# length of horse vs length of horse trailer



## cwilko75 (Nov 12, 2013)

I am in the hunt for a used horse trailer. (2 horse straight load bumper pull). Many moons ago I owned a 2 hbp and had normal sized horses 15-16 hand. I am looking at a 9' long bp trailer (from front of manger to butt bar) and can't work out if a larger horse over 16H will fit length wise. Or do I need to be looking for a longer trailer? 

How many inches Long (head to tail) is say a 16H to a 17H horse? I think a 16'3 + horse is going to be a bit tight but what do you think? 

If you could reply ASAP...that would be kindly appreciated...I have to make a decision tonight. I know, nothing like flying by the seat of your pants!


----------



## mnevans (Apr 13, 2014)

is there any way you can measure the length of your horse? then maybe add some extra length to you measurement just to be sure?


----------



## AQHSam (Nov 23, 2011)

What size blanket do you use? That is one way to tell. It's really not head to tail. It's center of breast bone to tail.


----------



## AQHSam (Nov 23, 2011)

Visit this website. I used it for my horse trailer decision and it is a good reference.

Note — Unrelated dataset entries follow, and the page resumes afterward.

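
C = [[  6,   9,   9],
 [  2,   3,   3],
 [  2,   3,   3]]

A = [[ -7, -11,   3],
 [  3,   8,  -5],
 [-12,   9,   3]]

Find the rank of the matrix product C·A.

1

First compute CA:
[[-123,  87,   0],
 [-41,  29,   0],
 [-41,  29,   0]]
Now row reduce the product.
R2 ← R2 − (1/3)·R1: [0, 0, 0]
R3 ← R3 − (1/3)·R1: [0, 0, 0]
1 nonzero row, so rank(CA) = 1.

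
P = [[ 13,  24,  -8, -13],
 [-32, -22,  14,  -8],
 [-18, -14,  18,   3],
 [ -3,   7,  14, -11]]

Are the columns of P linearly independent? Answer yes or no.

yes

Row reduce P to echelon form.
R2 ← R2 + (32/13)·R1: [0, 482/13, -74/13, -40]
R3 ← R3 + (18/13)·R1: [0, 250/13, 90/13, -15]
R4 ← R4 + (3/13)·R1: [0, 163/13, 158/13, -14]
R3 ← R3 − (125/241)·R2: [0, 0, 2380/241, 1385/241]
R4 ← R4 − (163/482)·R2: [0, 0, 3393/241, -114/241]
R4 ← R4 − (3393/2380)·R3: [0, 0, 0, -4125/476]
4 pivots among 4 columns.
Every column is a pivot column, so the columns are linearly independent.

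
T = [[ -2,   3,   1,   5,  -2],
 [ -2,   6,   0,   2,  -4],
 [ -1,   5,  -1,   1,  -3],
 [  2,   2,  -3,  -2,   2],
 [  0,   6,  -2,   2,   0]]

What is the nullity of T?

1

Row reduce to echelon form.
R2 ← R2 − R1: [0, 3, -1, -3, -2]
R3 ← R3 − (1/2)·R1: [0, 7/2, -3/2, -3/2, -2]
R4 ← R4 + R1: [0, 5, -2, 3, 0]
R3 ← R3 − (7/6)·R2: [0, 0, -1/3, 2, 1/3]
R4 ← R4 − (5/3)·R2: [0, 0, -1/3, 8, 10/3]
R5 ← R5 − (2)·R2: [0, 0, 0, 8, 4]
R4 ← R4 − R3: [0, 0, 0, 6, 3]
R5 ← R5 − (4/3)·R4: [0, 0, 0, 0, 0]
4 nonzero rows, so rank(T) = 4.
T has 5 columns; by rank–nullity, nullity = 5 − 4 = 1.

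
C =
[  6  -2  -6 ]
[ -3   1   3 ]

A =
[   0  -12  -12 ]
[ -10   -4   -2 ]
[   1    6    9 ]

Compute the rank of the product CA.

1

First compute CA:
[[ 14, -100, -122],
 [ -7,  50,  61]]
Now row reduce the product.
R2 ← R2 + (1/2)·R1: [0, 0, 0]
1 nonzero row, so rank(CA) = 1.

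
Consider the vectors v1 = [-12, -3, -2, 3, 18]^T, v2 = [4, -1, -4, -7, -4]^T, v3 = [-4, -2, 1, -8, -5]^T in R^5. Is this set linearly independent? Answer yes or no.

yes

Form the matrix with these vectors as rows and row reduce.
R2 ← R2 + (1/3)·R1: [0, -2, -14/3, -6, 2]
R3 ← R3 − (1/3)·R1: [0, -1, 5/3, -9, -11]
R3 ← R3 − (1/2)·R2: [0, 0, 4, -6, -12]
3 nonzero rows, so the 3 vectors span a space of dimension 3.
Since 3 = 3, the vectors are linearly independent.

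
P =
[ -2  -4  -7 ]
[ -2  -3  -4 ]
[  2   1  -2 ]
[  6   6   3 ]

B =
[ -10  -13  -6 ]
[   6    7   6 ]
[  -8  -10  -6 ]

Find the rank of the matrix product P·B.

2

First compute PB:
[[ 52,  68,  30],
 [ 34,  45,  18],
 [  2,   1,   6],
 [-48, -66, -18]]
Now row reduce the product.
R2 ← R2 − (17/26)·R1: [0, 7/13, -21/13]
R3 ← R3 − (1/26)·R1: [0, -21/13, 63/13]
R4 ← R4 + (12/13)·R1: [0, -42/13, 126/13]
R3 ← R3 + (3)·R2: [0, 0, 0]
R4 ← R4 + (6)·R2: [0, 0, 0]
2 nonzero rows, so rank(PB) = 2.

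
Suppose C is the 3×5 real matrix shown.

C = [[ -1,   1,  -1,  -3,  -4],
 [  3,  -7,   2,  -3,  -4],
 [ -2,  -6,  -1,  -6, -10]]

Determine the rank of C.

3

Row reduce to echelon form.
R2 ← R2 + (3)·R1: [0, -4, -1, -12, -16]
R3 ← R3 − (2)·R1: [0, -8, 1, 0, -2]
R3 ← R3 − (2)·R2: [0, 0, 3, 24, 30]
Echelon form has 3 nonzero rows, so rank(C) = 3.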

What is the Right Size Horse Trailer?


----------



## AQHSam (Nov 23, 2011)

I would think height is a bigger concern then length. How tall is the box?


----------



## Darrin (Jul 11, 2011)

Length is a concern. Both of my horses are the same height but one of them is a bit to long for my slant and rubs his tail going down the road while the other has plenty if room.
_Posted via Mobile Device_


----------



## horselovinguy (Oct 1, 2013)

_Length *is* a major consideration..._

With a fixed manger in front of the horse he will be reluctant to step all the way in tight with his chest to the front of the stall bar/partition. He needs head and neck room to truly fit comfortably.

If you are truly considering a 17 hand horse I would not consider anything less than a 7'6" head clearance and warmblood length which is longer than a standard stall and wider for the larger horses body proportions..

Happy shopping...


----------



## cwilko75 (Nov 12, 2013)

Thank you everyone...as you can telli have not bought a horse yet. Coming back to horses after a 15 year break to deal with career...now that I have that sorted I can have a horse again! And as I don't know what horse I will get ... I would like bigger as you can tell because I am very tall.


----------